Let's suppose a pedestrian P is walking or standing next to a highway.
Suppose a truck T will drive by the said pedestrian at speed V leaving distance L between the two.

Assuming L is a reasonably small finite size how would one calculate the force acting upon the pedestrian from both the general differences in pressure and turbulence?
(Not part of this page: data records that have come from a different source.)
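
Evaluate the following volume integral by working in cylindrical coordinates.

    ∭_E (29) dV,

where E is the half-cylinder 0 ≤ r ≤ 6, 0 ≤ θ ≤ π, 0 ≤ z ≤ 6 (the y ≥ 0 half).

In cylindrical coordinates, x = r cos(θ), y = r sin(θ), z = z, and dV = r dr dθ dz.

The integrand becomes 29, so

    ∭_E (29) dV = ∫_{0}^{π} ∫_{0}^{6} ∫_{0}^{6} (29) · r dz dr dθ.

Inner (z): 174r.
Middle (r from 0 to 6): 3132.
Outer (θ): 3132π.

Therefore the triple integral equals 3132π.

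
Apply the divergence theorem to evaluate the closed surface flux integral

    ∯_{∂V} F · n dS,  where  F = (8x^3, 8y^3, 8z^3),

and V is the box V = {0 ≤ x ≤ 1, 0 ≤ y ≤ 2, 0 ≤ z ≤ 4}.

By the divergence theorem,

    ∯_{∂V} F · n dS = ∭_V (∇ · F) dV.

Compute the divergence:
    ∇ · F = ∂F_x/∂x + ∂F_y/∂y + ∂F_z/∂z = 24x^2 + 24y^2 + 24z^2.

V is a rectangular box, so dV = dx dy dz with 0 ≤ x ≤ 1, 0 ≤ y ≤ 2, 0 ≤ z ≤ 4.

Integrate (24x^2 + 24y^2 + 24z^2) over V as an iterated integral:

    ∭_V (∇·F) dV = ∫_0^{1} ∫_0^{2} ∫_0^{4} (24x^2 + 24y^2 + 24z^2) dz dy dx.

Inner (z from 0 to 4): 96x^2 + 96y^2 + 512.
Middle (y from 0 to 2): 192x^2 + 1280.
Outer (x from 0 to 1): 1344.

Therefore ∯_{∂V} F · n dS = 1344.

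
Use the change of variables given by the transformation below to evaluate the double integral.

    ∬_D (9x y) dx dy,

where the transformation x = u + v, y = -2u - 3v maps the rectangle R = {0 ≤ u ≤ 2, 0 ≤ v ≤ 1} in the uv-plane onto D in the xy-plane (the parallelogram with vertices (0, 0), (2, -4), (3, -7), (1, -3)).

Compute the Jacobian determinant of (x, y) with respect to (u, v):

    ∂(x,y)/∂(u,v) = | 1  1 | = (1)(-3) - (1)(-2) = -1.
                   | -2  -3 |

Its absolute value is |J| = 1 (the area scaling factor).

Substituting x = u + v, y = -2u - 3v into the integrand,

    9x y → -18u^2 - 45u v - 27v^2,

so the integral becomes

    ∬_R (-18u^2 - 45u v - 27v^2) · |J| du dv = ∫_0^2 ∫_0^1 (-18u^2 - 45u v - 27v^2) dv du.

Inner (v): -18u^2 - 45u/2 - 9.
Outer (u): -111.

Therefore ∬_D (9x y) dx dy = -111.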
Shortly put, how fast would the truck have to go in practice so that the air flow left in its wake would pull the pedestrian onto the road? • Depends on their size, weight and balance. In general 70mph winds are hard to stand upright in. Often 100mph is considered enough to knock most people down. The bow/stern wave is a smaller portion of the vehicle's velocity so the truck would probably have to be moving very fast. – user6972 Mar 28 '14 at 20:37
• @user6972 And how slippery the sidewalk is. – Bernhard Mar 30 '14 at 14:29
• While admittedly this question is humorous, it is still very clearly a homework-like question. Please refer to our FAQ page for guidelines on posting homework-like questions. As it stands, this question is off-topic for the site – Jim Apr 22 '14 at 13:31
• I updated the question so that it hopefully fits the theme of this site better, if you have any additional pointers in that regard that would be much appreciated. – Nit Apr 22 '14 at 16:41
• What would really help this question is if you were to show some effort to solve it yourself. In a nutshell, we tend to react badly to questions that say only "calculate this thing for me" or "tell me how to do this" (which is kind of what you're doing). A better question would be if you say something like "I searched Google to see if this had been done before, I tried calculating it using method X but that didn't work because Y, and then I tried method Z but that didn't work because Z'. Is there some other method that will work?" – David Z Apr 22 '14 at 16:56

The truck will have in its wake some unknown mass of air almost moving with a speed $v$ comparable to the truck's speed $\bf V$. The pressure behind the truck will be lower than the pressure at the sidewalk because air pressure follows the Bernoulli equation, $$P_\mathbf{P} = P_\text{road} + \frac{1}{2}\rho v^2,$$ where $\rho \approx 1~$kg/m$^3$ is the air density. For a truck at 60 mph $\approx$ 30 m/s, this is a pressure difference of 450 Pa, or 0.004 atm.
If the pedestrian is very near the wake of the truck (note that this wake will extend partway into the buffer zone $\bf L$), they might feel this pressure difference $\rho v^2/2$ across their torso. The force depends on the orientation and area of the pedestrian. My torso is about a meter long and about 0.4 meter wide, so I could feel a force as large as 180 N. That's equivalent to about 20% of my body weight, or the lateral force that I'd feel leaning at an angle of about 10º. I can recover from a 10º lean, but I have to be ready for it.
All of these numbers should be taken as coarse approximations, because I've ignored turbulence. Turbulence will play a huge role in the dynamics here, especially for finite $\bf L$. However the order of magnitude is probably correct.